España Boulevard in Manila is typically besieged by gridlock on a regular day.
This is the effect of hundreds of thousands of commuters rushing in and out of the nation’s former capital to its larger neighbor, Quezon City.
They begrudgingly traverse its beaten and uneven roads – by car, bus, jeep, FX, taxi or even pedicab – where they pass by structures built in Manila’s heyday, but have sadly been ravaged by decades of neglect.
España is also where the University of Santo Tomas (UST) has been standing since 1927, although it had been in the country since the early 1600s.
On April 26, the country’s oldest Catholic university had a ‘roaring traffic jam’ of its own, but in celebration of the four-wheeled machines that typically make driving in Manila so difficult.
‘Roar of the Braves,’ held at the UST Practice Covered Court, is the first ‘major’ car show that the university has hosted.
“UST has had smaller car shows before, usually with a couple of cars. But we call this one ‘major’ since it’s open to the public,” said Paul De Vera, head coach for the high-school UST Judo Varsity, which organized the event.
De Vera said more than 200 guests attended the show, where around 90 cars competed in 138 categories.
“Most of the categories are generally based on brand.
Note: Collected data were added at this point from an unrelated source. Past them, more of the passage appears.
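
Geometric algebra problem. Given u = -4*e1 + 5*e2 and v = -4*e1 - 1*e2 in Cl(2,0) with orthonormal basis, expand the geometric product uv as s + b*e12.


Expand: (-4*e1 + 5*e2)(-4*e1 - 1*e2)
= (-4)*(-4)*e1e1 + (-4)*(-1)*e1e2 + 5*(-4)*e2e1 + 5*(-1)*e2e2
Using e1^2 = e2^2 = 1, e2e1 = -e1e2:
Scalar part s = (-4)*(-4) + 5*(-1) = 16 + (-5) = 11
Bivector part b = (-4)*(-1) - 5*(-4) = 4 - (-20) = 24
uv = 11 + 24*e12


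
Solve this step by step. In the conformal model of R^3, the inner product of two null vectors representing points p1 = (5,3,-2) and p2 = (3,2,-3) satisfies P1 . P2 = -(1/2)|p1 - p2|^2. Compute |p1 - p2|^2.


p1 - p2 = (2, 1, 1)
|p1 - p2|^2 = 2^2 + 1^2 + 1^2
= 4 + 1 + 1
= 6


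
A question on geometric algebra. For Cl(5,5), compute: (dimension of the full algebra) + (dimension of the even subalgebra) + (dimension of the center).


n = 5 + 5 = 10
Total dim = 2^10 = 1024
Even subalgebra dim = 2^9 = 512
n is even, so center dim = 1
Sum = 1024 + 512 + 1 = 1537


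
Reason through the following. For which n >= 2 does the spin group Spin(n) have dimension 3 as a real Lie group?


dim Spin(n) = dim so(n) = n(n-1)/2.
Solve n(n-1)/2 = 3, i.e. n^2 - n - 6 = 0.
Discriminant = 1 + 8*3 = 25
n = (1 + sqrt(25))/2 = (1 + 5)/2 = 3


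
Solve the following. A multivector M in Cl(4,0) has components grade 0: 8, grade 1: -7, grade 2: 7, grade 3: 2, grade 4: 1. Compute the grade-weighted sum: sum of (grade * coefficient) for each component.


Grade-weighted sum = sum of grade_k * coefficient_k
0*8 = 0
1*(-7) = -7
2*7 = 14
3*2 = 6
4*1 = 4
Total = 0 + (-7) + 14 + 6 + 4 = 17


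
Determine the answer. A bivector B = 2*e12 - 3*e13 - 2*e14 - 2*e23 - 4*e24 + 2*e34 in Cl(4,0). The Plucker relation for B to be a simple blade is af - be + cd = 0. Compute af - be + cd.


Plucker relation: af - be + cd
a*f = 2*2 = 4
b*e = (-3)*(-4) = 12
c*d = (-2)*(-2) = 4
af - be + cd = 4 - 12 + 4
= -4


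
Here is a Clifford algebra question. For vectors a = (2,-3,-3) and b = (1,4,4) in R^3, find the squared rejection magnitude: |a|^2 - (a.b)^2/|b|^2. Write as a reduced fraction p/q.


|a|^2 = 2^2 + (-3)^2 + (-3)^2 = 22
|b|^2 = 1^2 + 4^2 + 4^2 = 33
a . b = 2*1 + (-3)*4 + (-3)*4 = -22
(a.b)^2 = (-22)^2 = 484
|rej|^2 = 22 - 484/33
= (726 - 484)/33
= 242/33
In lowest terms: 22/3


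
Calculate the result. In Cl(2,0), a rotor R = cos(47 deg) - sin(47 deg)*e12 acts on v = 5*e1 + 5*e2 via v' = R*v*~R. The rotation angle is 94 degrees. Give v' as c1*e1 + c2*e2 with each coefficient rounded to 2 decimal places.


Rotor R = cos(47deg) - sin(47deg)*e12
Rotation angle theta = 2 * 47 = 94 degrees
v' = R*v*~R rotates v by theta.
cos(94deg) = -0.0698, sin(94deg) = 0.9976
v'_1 = 5*cos(94deg) - 5*sin(94deg)
= 5*(-0.0698) - 5*0.9976
= -5.34
v'_2 = 5*sin(94deg) + 5*cos(94deg)
= 5*0.9976 + 5*(-0.0698)
= 4.64
v' = -5.34*e1 + 4.64*e2


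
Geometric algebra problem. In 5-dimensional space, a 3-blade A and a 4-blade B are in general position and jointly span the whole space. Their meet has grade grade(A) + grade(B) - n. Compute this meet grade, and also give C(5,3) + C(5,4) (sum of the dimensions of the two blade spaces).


Meet grade = grade(A) + grade(B) - n
= 3 + 4 - 5 = 2
C(5,3) = 10
C(5,4) = 5
dim_A + dim_B = 10 + 5 = 15


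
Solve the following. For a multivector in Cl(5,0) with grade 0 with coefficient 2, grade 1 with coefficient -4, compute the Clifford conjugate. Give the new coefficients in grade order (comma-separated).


Clifford conjugate sign for grade k: (-1)^(k(k+1)/2)
Grade 0: (-1)^(0*1/2) = (-1)^0 = 1, coeff 2 -> 2
Grade 1: (-1)^(1*2/2) = (-1)^1 = -1, coeff -4 -> 4
Conjugated coefficients: 2, 4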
But the most prestigious award is the ‘UST Car of the Year.’ For this, the judges, who include Anthony Llave from Atoy Customs, will pick the best yellow car in the show.”
Notable entries include a classic, beige Datsun 1200 pickup; a red, first-generation Mazda MX-5 that has been stanced; a black Toyota Avanza that doubles as a rolling nightclub with its flashing strobe lights and loud party music from its numerous speakers; and the gatling-gun-packing Mitsubishi Pajero that also appeared at the La Salle ‘Automized’ car show on March 15.
All the proceeds of the ‘Roar of the Braves’ will be used to buy goods for the missionary-run Hospicio de San Jose in Manila.
“It is a family tradition,” said event co-organizer Jacobe Bernardo.
“My grandmother is adopted. As such, her heart is for adopted children. It’s been her tradition every year or every Christmas or every time she has extra money to share with the hospice, which is one of the oldest in the Philippines.”
Although the hospice does not serve only children, Bernardo said their focus is on the kids.
“They have a future, a potential. They’re very high-spirited.”